Hygromycin tolerance assay
A sensitivity assessment was performed in order to find the optimal concentration of hygromycin, since it varies from species to species. Appropriate hygromycin concentrations can promote the growth of positively transformed plants and inhibit non-transformed plants. Transformation receptors after five days of sterilizing culture were evenly tiled on differentiation media containing Timentin 300 mg∙L-1 and different concentrations of hygromycin. In the control group (0 concentration of hygromycin), all explants grown normally and were light yellow. When the concentration of hygromycin increased to 9 mg∙mL-1, some explants stopped growing and their tissues turned brown within 30 days, speculated to be receptors not successfully transferred into genes, but most survived and in good condition may be positive lines. However, when the hygromycin concentration > 9.0 mg∙L-1, the condition of the explants was poor, and they gradually turned white and stopped growing after ten days, indicating that excessive concentrations of hygromycin had a lethal effect on explants (Fig. 4d). Therefore, a concentration of 9 mg∙L-1 is the effective level of hygromycin to select a recognized transgenic plant.

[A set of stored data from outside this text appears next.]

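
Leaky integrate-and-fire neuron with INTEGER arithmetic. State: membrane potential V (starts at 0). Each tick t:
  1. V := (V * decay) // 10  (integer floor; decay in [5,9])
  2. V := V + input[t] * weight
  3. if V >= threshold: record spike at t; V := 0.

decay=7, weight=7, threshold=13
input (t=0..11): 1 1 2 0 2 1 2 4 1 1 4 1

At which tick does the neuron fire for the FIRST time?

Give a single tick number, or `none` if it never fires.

t=0: input=1 -> V=7
t=1: input=1 -> V=11
t=2: input=2 -> V=0 FIRE
t=3: input=0 -> V=0
t=4: input=2 -> V=0 FIRE
t=5: input=1 -> V=7
t=6: input=2 -> V=0 FIRE
t=7: input=4 -> V=0 FIRE
t=8: input=1 -> V=7
t=9: input=1 -> V=11
t=10: input=4 -> V=0 FIRE
t=11: input=1 -> V=7

Answer: 2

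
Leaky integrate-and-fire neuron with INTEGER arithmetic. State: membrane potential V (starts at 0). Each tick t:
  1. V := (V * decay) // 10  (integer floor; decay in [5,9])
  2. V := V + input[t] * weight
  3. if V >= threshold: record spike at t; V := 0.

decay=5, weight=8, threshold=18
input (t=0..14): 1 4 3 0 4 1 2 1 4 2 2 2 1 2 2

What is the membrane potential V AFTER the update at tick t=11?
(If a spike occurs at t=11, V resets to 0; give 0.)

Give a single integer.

t=0: input=1 -> V=8
t=1: input=4 -> V=0 FIRE
t=2: input=3 -> V=0 FIRE
t=3: input=0 -> V=0
t=4: input=4 -> V=0 FIRE
t=5: input=1 -> V=8
t=6: input=2 -> V=0 FIRE
t=7: input=1 -> V=8
t=8: input=4 -> V=0 FIRE
t=9: input=2 -> V=16
t=10: input=2 -> V=0 FIRE
t=11: input=2 -> V=16
t=12: input=1 -> V=16
t=13: input=2 -> V=0 FIRE
t=14: input=2 -> V=16

Answer: 16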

Confirmation of transgenic plants
For preliminary identification of transgenic plants, GUS staining of co-cultured transformation receptors showed that GUS staining (Fig. 5b-f) was detected at the protein expression level of the successful transformation receptor, while no obvious GUS staining was observed in non-overexpressed gene GUS receptors. However, some of the non-transformed receptors still show slight blue spots (Fig. 5a), presumably due to too long staining time and insufficient decolorization treatment.

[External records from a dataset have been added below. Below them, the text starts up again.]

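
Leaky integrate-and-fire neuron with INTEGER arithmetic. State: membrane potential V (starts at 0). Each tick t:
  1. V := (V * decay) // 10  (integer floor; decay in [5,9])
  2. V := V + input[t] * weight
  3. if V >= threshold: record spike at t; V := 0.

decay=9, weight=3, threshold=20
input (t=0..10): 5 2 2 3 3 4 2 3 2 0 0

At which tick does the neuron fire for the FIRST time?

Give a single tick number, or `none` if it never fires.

Answer: 2

Derivation:
t=0: input=5 -> V=15
t=1: input=2 -> V=19
t=2: input=2 -> V=0 FIRE
t=3: input=3 -> V=9
t=4: input=3 -> V=17
t=5: input=4 -> V=0 FIRE
t=6: input=2 -> V=6
t=7: input=3 -> V=14
t=8: input=2 -> V=18
t=9: input=0 -> V=16
t=10: input=0 -> V=14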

Numerous regenerative buds were formed during the regeneration of the same transformation receptor in Hemerocallis fulva‘Kanai’and separated into single plants for subculture. The leaf tissue DNA from the fused T0 transgenic plants was extracted by CTAB, and the transgenic status of the regenerated buds was further examined by PCR amplification using primers specific for the FT and GUS gene. In three stability tests, PCR product of FT gene (801bp) and GUS gene (300bp) were amplified from strains 1-1, 1-2, 1-3, 7-1, 7-2, 8-1, 8-2, 11-2, 13-2 and 13-3 in 1, 7, 8, 11, 13, and were named #1-10, respectively (Fig. 5g-h), had a transformatin rate of up to 12%. The results showed that transformation did not occur throughout the receptor and that protein expression was detected only in a fraction of it.